PITTSFIELD — Lonnie Durfee appeared poised Wednesday to plead guilty to burning a hulking Biden-Harris hay bale display in what a judge concluded was an act of political intimidation.
But, after learning that the judge would sentence him to a year in jail, he withdrew his plea.
Durfee, 50, was arrested in October, shortly after he admitted to police that he set the blaze on the property of Holiday Brook Farm. He spent about 54 days cumulatively in pretrial lockup, and had requested he be sentenced to time served.
But, during a hearing Wednesday in Central Berkshire District Court, Judge Paul Smyth adopted the prosecution’s recommendation of a year in the Berkshire County Jail and House of Correction, the maximum sentence for his charge of felony burning personal property.
Smyth highlighted the political context of the arson fire in the weeks leading up to a presidential election of “unmatched” vitriol and the threat to public safety that it posed. And he inferred Durfee set the “inferno … to intimidate citizens from exercising their right to vote.”
He also weighed Durfee’s criminal history.
The judge focused a societal lens on the “hotly contested” case, and suggested that police had gone easy on Durfee after he confessed to using motor oil and gasoline as accelerants to ignite the pro-Democratic display along the “well-traveled” Route 9.

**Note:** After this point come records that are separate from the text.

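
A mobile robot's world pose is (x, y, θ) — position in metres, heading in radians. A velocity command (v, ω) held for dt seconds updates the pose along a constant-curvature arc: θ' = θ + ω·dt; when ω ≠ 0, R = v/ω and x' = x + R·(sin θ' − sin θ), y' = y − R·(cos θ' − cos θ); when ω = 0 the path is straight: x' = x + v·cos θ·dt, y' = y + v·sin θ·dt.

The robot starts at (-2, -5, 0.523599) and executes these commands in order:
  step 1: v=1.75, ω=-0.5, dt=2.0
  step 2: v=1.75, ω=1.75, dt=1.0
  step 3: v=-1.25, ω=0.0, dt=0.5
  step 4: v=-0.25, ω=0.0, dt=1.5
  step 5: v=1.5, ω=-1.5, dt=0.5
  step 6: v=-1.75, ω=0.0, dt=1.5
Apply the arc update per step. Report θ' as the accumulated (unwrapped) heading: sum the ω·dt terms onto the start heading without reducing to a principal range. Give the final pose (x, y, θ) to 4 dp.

(0.6598, -6.0205, 0.5236)

step 1: θ'=-0.4764 (R=-3.5000) → pose (1.3550, -4.9208, -0.4764)
step 2: θ'=1.2736 (R=1.0000) → pose (2.7698, -4.3250, 1.2736)
step 3: θ'=1.2736 (straight) → pose (2.5868, -4.9226, 1.2736)
step 4: θ'=1.2736 (straight) → pose (2.4769, -5.2812, 1.2736)
step 5: θ'=0.5236 (R=-1.0000) → pose (2.9331, -4.7080, 0.5236)
step 6: θ'=0.5236 (straight) → pose (0.6598, -6.0205, 0.5236)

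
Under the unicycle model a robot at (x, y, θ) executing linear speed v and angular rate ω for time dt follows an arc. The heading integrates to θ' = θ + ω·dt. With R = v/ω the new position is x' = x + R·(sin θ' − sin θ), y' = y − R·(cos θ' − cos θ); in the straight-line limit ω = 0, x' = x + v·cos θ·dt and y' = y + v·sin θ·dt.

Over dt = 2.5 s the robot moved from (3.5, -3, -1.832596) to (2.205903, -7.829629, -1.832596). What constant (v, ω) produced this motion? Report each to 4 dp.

v = 2.0000, ω = 0.0000

Δθ = -1.832596 − -1.832596 = 0.000000
ω = Δθ/dt = 0.000000/2.5 = 0.0000
ω = 0 → v = (Δx·cos θ + Δy·sin θ)/dt = 2.0000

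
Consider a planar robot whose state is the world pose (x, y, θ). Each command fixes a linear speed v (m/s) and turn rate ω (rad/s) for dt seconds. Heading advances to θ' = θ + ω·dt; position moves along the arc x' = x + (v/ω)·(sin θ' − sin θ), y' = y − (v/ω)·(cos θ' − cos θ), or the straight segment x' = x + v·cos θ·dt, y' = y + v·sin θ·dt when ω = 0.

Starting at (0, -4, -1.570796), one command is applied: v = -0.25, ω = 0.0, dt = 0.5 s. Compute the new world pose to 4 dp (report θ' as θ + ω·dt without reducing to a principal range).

θ' = -1.5708 + 0.0·0.5 = -1.5708
ω = 0 → straight: x' = 0 + -0.25·cos(-1.5708)·0.5 = 0.0000
y' = -4 + -0.25·sin(-1.5708)·0.5 = -3.8750

(0.0000, -3.8750, -1.5708)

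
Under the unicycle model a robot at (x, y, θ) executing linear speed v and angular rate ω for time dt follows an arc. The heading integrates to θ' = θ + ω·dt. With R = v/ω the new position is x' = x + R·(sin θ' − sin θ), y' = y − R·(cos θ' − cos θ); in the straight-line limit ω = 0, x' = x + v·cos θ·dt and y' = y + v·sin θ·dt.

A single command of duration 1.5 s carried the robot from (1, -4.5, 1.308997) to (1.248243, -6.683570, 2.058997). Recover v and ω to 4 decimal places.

v = -1.5000, ω = 0.5000

Δθ = 2.058997 − 1.308997 = 0.750000
ω = Δθ/dt = 0.750000/1.5 = 0.5000
R = −Δy/(cos θ' − cos θ) = -3.0000
v = R·ω = -3.0000·0.5000 = -1.5000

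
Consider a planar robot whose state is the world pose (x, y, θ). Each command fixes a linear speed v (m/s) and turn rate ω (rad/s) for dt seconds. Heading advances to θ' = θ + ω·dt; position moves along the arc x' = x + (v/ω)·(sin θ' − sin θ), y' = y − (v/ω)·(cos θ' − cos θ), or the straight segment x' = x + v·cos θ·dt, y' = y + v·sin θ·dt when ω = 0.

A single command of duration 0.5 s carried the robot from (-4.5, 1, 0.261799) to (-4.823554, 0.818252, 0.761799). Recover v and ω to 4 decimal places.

v = -0.7500, ω = 1.0000

Δθ = 0.761799 − 0.261799 = 0.500000
ω = Δθ/dt = 0.500000/0.5 = 1.0000
R = Δx/(sin θ' − sin θ) = -0.7500
v = R·ω = -0.7500·1.0000 = -0.7500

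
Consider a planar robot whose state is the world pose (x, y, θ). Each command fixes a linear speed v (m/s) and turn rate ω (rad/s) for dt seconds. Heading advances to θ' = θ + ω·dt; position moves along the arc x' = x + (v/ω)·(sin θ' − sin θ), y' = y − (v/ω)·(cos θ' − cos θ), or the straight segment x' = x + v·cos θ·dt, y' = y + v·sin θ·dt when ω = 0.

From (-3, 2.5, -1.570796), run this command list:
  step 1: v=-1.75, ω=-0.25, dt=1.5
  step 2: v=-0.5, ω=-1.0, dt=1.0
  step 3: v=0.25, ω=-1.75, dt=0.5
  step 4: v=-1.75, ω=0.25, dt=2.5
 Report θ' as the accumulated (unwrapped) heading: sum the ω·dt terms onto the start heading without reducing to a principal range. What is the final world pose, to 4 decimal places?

step 1: θ'=-1.9458 (R=7.0000) → pose (-2.5136, 5.0639, -1.9458)
step 2: θ'=-2.9458 (R=0.5000) → pose (-2.1456, 5.3712, -2.9458)
step 3: θ'=-3.8208 (R=-0.1429) → pose (-2.2631, 5.4002, -3.8208)
step 4: θ'=-3.1958 (R=-7.0000) → pose (1.7549, 3.8570, -3.1958)

(1.7549, 3.8570, -3.1958)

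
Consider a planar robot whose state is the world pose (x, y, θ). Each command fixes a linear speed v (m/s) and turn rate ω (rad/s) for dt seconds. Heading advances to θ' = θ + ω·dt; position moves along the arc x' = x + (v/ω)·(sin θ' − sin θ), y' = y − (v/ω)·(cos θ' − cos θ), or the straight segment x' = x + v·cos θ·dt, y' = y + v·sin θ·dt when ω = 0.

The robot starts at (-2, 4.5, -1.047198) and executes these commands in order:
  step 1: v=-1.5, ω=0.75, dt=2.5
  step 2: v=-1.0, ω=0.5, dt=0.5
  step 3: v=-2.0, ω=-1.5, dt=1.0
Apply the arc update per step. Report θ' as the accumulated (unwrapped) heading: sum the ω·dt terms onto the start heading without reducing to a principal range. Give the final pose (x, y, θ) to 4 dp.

step 1: θ'=0.8278 (R=-2.0000) → pose (-5.2049, 4.8530, 0.8278)
step 2: θ'=1.0778 (R=-2.0000) → pose (-5.4939, 4.4465, 1.0778)
step 3: θ'=-0.4222 (R=1.3333) → pose (-7.2148, 3.8613, -0.4222)

(-7.2148, 3.8613, -0.4222)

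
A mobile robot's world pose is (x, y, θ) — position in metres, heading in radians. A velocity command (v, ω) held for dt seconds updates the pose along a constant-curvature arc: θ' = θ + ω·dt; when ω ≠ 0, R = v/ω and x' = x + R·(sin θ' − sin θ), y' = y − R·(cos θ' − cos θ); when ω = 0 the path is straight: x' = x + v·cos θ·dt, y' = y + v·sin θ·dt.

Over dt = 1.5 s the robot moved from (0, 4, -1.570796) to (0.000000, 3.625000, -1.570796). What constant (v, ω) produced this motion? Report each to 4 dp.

Δθ = -1.570796 − -1.570796 = 0.000000
ω = Δθ/dt = 0.000000/1.5 = 0.0000
ω = 0 → v = (Δx·cos θ + Δy·sin θ)/dt = 0.2500

v = 0.2500, ω = 0.0000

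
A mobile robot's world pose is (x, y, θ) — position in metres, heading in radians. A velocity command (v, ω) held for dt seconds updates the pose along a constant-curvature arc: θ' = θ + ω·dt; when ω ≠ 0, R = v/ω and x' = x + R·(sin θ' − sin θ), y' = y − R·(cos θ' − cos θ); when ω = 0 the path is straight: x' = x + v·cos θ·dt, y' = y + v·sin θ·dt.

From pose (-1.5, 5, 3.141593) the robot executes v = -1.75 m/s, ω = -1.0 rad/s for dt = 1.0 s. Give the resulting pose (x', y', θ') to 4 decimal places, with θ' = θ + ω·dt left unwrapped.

θ' = 3.1416 + -1.0·1.0 = 2.1416
R = v/ω = -1.75/-1.0 = 1.7500
x' = -1.5 + 1.7500·(sin 2.1416 − sin 3.1416) = -0.0274
y' = 5 − 1.7500·(cos 2.1416 − cos 3.1416) = 4.1955

(-0.0274, 4.1955, 2.1416)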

Dalton Police officers interviewed Durfee, a white Donald Trump supporter, at his parents’ home the evening of the fire Oct. 9, when he confessed and showed them photographs of the blaze and other pictures of him burning campaign signs, according to a police report. He then “agreed to go inside” and go to bed, and then report to the station the next day.
“I think the next time a Black man admits to a felony and is told to go home and get a good night’s sleep and come back the next day might be the first time,” Smyth said.
“And if Mr. Durfee expected such treatment in the courts,” he continued, “that won’t be the case. There’s no preferential treatment.”
Smyth also noted that Durfee’s behavior had been escalating, citing evidence presented by prosecutors, including additional photos of Durfee throwing up a middle finger while standing next to a Black Lives Matter sign and of other burning Joe Biden-Kamala Harris campaign signs.
“The fact that this is not an isolated incident goes directly to the commonwealth’s request” for a one-year sentence, said Deputy District Attorney Richard Dohoney.
Durfee told police that Biden and Harris, now the president and vice president, respectively, were “evil people,” according to Dohoney, and said there’s “No way Black people are being treated badly; they have more f---ing rights than us.”
The prosecutor described the environment at the time, both locally and nationally, as “heated.”
Prompted by Smyth, he described the weekly protests that had been occurring in the city’s Coltsvile neighborhood after the death of George Floyd while in Minneapolis Police custody, at which there were at least two documented fights between pro-Trump demonstrators and Black Lives Matter activists. Dohoney said at least three arrests were made at the protests.
“With all that’s going on in the country,” Dohoney said Durfee told investigators, “I saw that [hay bale display] and it brought anger out and I had to burn it.”
Smyth dismissed the defense’s request not to consider the past sign-burning incidents — they were acts that defense lawyer Robert Sullivan said were constitutionally protected political speech — in his sentencing decision. Smyth said they offered relevant context.
The judge also determined that neither the grief Durfee felt over the death of his son in a motorcycle crash months earlier, nor his alcohol use, lessened the severity of his crime.
Durfee shook his head at several points during the hearing, such as when Dohoney brought up his criminal record that he said included “terrible violent acts” dating to 2016. The judge said Durfee was incarcerated in 2017 on a strangulation case.
Defending himself, Durfee said he had been stabbed by his wife three times, among other assaults, and indicated he had been a victim of domestic violence. In setting the fire, Durfee said, he never meant to hurt anyone.
“I’m not a bad guy like it’s being portrayed,” he said. “I did my time; I did two years.”
After Smyth issued the sentence, Durfee, who appeared via Zoom, said he would be open to serving nine months instead, so he could be out in time to “do something for my son’s funeral.”
But, Sullivan, who appeared in the courthouse along with Dohoney and the judge, swiftly told Durfee there could be no bargaining over the sentence.
“This is not a negotiation,” he told his client.
Smyth told Durfee he could choose to withdraw his plea, which he chose to do, putting the case back on the road to a trial. He is due back in court April 6 for a status hearing.